Note: This pathetic piece of purple-prose drivel was written as an attempt to break out of some hellacious GG-related writer's block. Hopefully I've succeeded in some small part.
Oh, and I'm not Daisuke Ishiwatari, obviously.
She's only really alive when she fights.
Blue eyes, hard sapphires set in living ivory, shine with intent. Her slender figure slips effortlessly through the air currents as she dodges, her beautiful deadly weapon stretching and retracting at her will with all the sinewy grace of a striking cobra.
Eventually she delivers the mortal blow.
Regrets and dreams slip away before her impassive eyes, onto the gritty baked hardpan of concrete and aggregate in pools of deep crimson. No matter how many times she has witnessed this scene before - no matter how many times she has killed, the blood of her victims never seems to stain her. It is as if she were a goddess of war born for the sole purpose of cleaving soul from body: a Mòr Rigan who does not take the form of a crow to reap her offerings, but that of a pale remote Aphrodite with eyes like the winter sky.
She knows she is beautiful; it is a fact of life as much as the requirement of drawing breath in order to sustain life. In the same way she knows that it is both her hatred and her icy poise that give her power over the weak. Power over men. Power over him, once.
And yet... she hates herself. Almost as much as that poor half-dead shadow who once loved her, whom she loved in return for a brief time (and loathed just as fiercely).
She looks into the mirror every morning upon waking, after a fitful sleep haunted by her mind's legion of ghosts and bridges that have burned but have not yet charred into embers. Her feet do not stumble with the bleary early-morning crawl to the surface of lucid wakefulness like the rest of humanity; they slip with the faintest whisper of sound across the threadbare carpets of a hundred nameless cheap motel rooms.
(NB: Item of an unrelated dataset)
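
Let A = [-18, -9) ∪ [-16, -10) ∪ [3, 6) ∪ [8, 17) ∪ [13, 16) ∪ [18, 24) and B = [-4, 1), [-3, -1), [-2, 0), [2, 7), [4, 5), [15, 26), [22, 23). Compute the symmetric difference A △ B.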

She never stays in one place for long - it is too risky, and besides... she has yet to really find a place in this world for herself. Her eyes meet with the eyes of the doppelganger in the mirror. Lustrous blonde hair like cornsilk, pale flawless skin, deep blue eyes. A goddess.
A murderess, she thinks bitterly, and self-loathing overwhelms her spirit once again.
She knows her life could have been vastly different. She could have remained with him. But she could not reconcile that love with her bitter hatred for what he represented: the corruption of her own soul and the erosion of her conscience.
So she sold him to his enemies and at last, for a brief blessed time, she was free. But then there was a tournament, with a strange prize, and rumors that he would be fighting, and she went to stop him... and failed. And then came the word of a Gear, one that would not harm humans... she had no interest. It lay solely in the one man she knew would be searching for this creature. She would go after him, again. And this time she would not fail. She would kill him and be free.
The more she fights the more she loses an infinitely small piece of herself. How small? How can she say? The question is like the old adage: how many angels can one fit on the head of a pin? Like the number of licks it takes to get to a Tootsie Roll Pop, the world may never know.
Sometimes, she doesn't recognize the person in the mirror. Sometimes she thinks it's better that way.
Mostly, she feels that part of herself die and she knows she has to find him. To kill him if at all possible. Maybe then she can regain her old self - if she ever knew what it was in the first place.
So she's here.
The stretch of land is empty, desolate, a dead place. Humans and Gears fought here and some of their skeletons still litter the cracked ground, along with the remains of settlements. Anyone else would find it ominous; she does not. There is nothing to fear, she thinks, from a barren field. It will be a good place; there is nothing to interrupt them or distract them.
As her gaze falls upon him now, she feels less hatred and more pity. In some ways what she feels is a large measure of relief. It's not him, not the man she remembers. He has lost himself completely - in his place is this shambling shadow who wears his skin like an old Halloween costume. His humanity is slowly peeling away.
"Millia," he rasps, and the words sound like death in her ears. Hers or his, she is not quite certain, not yet.
"I came to kill you," she says simply, but even as the words fall from her lips she knows that she no more speaks the truth than Zato is still alive. Not for a minute. Her guilt is a constant weight upon her shoulders, smothering her slowly and silently. This ruthless hunt of hers isn't just to settle old scores; it's a balm on her wounded conscience. She is no innocent, a part of her screams, perhaps as a last desperate attempt to delay the inevitable. To take his life - revenge, while sweet, will fade. His blood will forever be on her hands.
But that's what I wanted, she tells herself. His blood on my hands. One last time counts for all, and better me than anyone else.
Her resolve returns.
He smiles at her, a rictus shape that doesn't touch his eyes, and she knows there is no turning back. In for a penny, in for a pound.
After all, she's only really alive when she fights.
She lunges for him, hair unfurling, to write the ending of her story.
owari
Mòr Rigan in Celtic mythology, a battle-goddess that often took the form of a large black crow (badbh).